A recent study has shown that hepatic cancer cells exposed to AFB₁ (less than 5 mM) do not develop efficient DNA damage checkpoint responses. This is most likely due to delayed and deficient p53 phosphorylation [44]. Less than 5 mM AFB₁ does not seem to be sufficient for efficiently inducing a checkpoint response. Cancer cells used in the present study exposed to more than 5 mM AFB₁ underwent S phase arrest, but these levels of the mycotoxin are far beyond doses (0.015–1 ppm) associated with carcinogenesis in humans and murine models [45, 46]. However, relatively high levels of aflatoxins may exist in the gut luminal environment since the intestinal epithelium is exposed to the entire content of contaminated food [34]. Similar to our study, another investigation also showed that higher doses of AFB₁ can cause cell cycle arrest [47]. Although AFB₁ can inhibit the cell cycle and cause S phase arrest, co-treatment with OTA interferes with cell checkpoint regulation and may protect cells against the accumulation of deleterious mutations.
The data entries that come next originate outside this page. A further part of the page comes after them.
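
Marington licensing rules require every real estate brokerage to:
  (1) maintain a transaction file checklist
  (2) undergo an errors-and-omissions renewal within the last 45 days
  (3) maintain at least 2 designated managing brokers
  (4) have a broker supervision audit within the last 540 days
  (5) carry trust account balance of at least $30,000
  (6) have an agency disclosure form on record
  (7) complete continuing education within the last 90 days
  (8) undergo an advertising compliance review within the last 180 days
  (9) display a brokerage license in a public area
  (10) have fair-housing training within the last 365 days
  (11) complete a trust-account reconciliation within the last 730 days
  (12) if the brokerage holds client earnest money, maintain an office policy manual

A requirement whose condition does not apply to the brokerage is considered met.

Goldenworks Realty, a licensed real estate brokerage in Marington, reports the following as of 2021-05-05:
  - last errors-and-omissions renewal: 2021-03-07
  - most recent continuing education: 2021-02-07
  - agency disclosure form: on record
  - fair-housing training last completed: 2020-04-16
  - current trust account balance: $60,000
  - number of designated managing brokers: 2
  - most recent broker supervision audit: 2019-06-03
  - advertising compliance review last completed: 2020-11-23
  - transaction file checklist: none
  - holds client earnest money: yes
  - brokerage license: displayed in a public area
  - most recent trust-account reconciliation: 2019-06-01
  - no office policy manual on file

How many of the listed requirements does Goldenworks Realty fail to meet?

5

1. transaction file checklist absent → not met
2. errors-and-omissions renewal 59 days ago vs limit 45 → not met
3. designated managing brokers 2 ≥ 2 → met
4. broker supervision audit 702 days ago vs limit 540 → not met
5. trust account balance $60,000 ≥ $30,000 → met
6. agency disclosure form present → met
7. continuing education 87 days ago vs limit 90 → met
8. advertising compliance review 163 days ago vs limit 180 → met
9. brokerage license present → met
10. fair-housing training 384 days ago vs limit 365 → not met
11. trust-account reconciliation 704 days ago vs limit 730 → met
12. condition 'holds client earnest money' holds; office policy manual absent → not met
Not met: 5 of 12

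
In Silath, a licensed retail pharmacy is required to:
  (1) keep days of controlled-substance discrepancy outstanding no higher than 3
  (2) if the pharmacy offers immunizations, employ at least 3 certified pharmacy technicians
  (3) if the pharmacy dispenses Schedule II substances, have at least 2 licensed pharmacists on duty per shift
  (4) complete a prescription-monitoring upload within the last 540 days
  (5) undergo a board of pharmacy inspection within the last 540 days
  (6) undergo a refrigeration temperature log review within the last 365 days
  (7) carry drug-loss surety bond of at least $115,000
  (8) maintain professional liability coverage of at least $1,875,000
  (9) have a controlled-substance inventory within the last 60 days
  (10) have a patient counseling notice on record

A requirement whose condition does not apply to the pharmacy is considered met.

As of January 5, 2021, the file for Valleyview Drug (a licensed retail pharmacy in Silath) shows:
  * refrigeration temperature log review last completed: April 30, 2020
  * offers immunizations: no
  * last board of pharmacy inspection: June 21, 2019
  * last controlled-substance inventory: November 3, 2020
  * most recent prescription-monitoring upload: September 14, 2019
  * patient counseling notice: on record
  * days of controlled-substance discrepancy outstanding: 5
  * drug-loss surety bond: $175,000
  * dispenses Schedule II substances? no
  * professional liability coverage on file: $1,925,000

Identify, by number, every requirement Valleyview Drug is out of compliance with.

1, 5, 9

1. days of controlled-substance discrepancy outstanding 5 > 3 → not met
2. condition 'offers immunizations' does not hold → requirement n/a → met
3. condition 'dispenses Schedule II substances' does not hold → requirement n/a → met
4. prescription-monitoring upload 479 days ago vs limit 540 → met
5. board of pharmacy inspection 564 days ago vs limit 540 → not met
6. refrigeration temperature log review 250 days ago vs limit 365 → met
7. drug-loss surety bond $175,000 ≥ $115,000 → met
8. professional liability coverage $1,925,000 ≥ $1,875,000 → met
9. controlled-substance inventory 63 days ago vs limit 60 → not met
10. patient counseling notice present → met
Not met: 1, 5, 9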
Taken together, findings from the present study demonstrate that interference with molecular and cellular checkpoints through the antagonistic activity might allow more mutated cells to withstand co-treatment with two genotoxic mycotoxins, thus increasing the risk of carcinogenesis in humans. Further systematic in vivo observations are warranted to more precisely assess the effects of simultaneous exposure to multiple toxins.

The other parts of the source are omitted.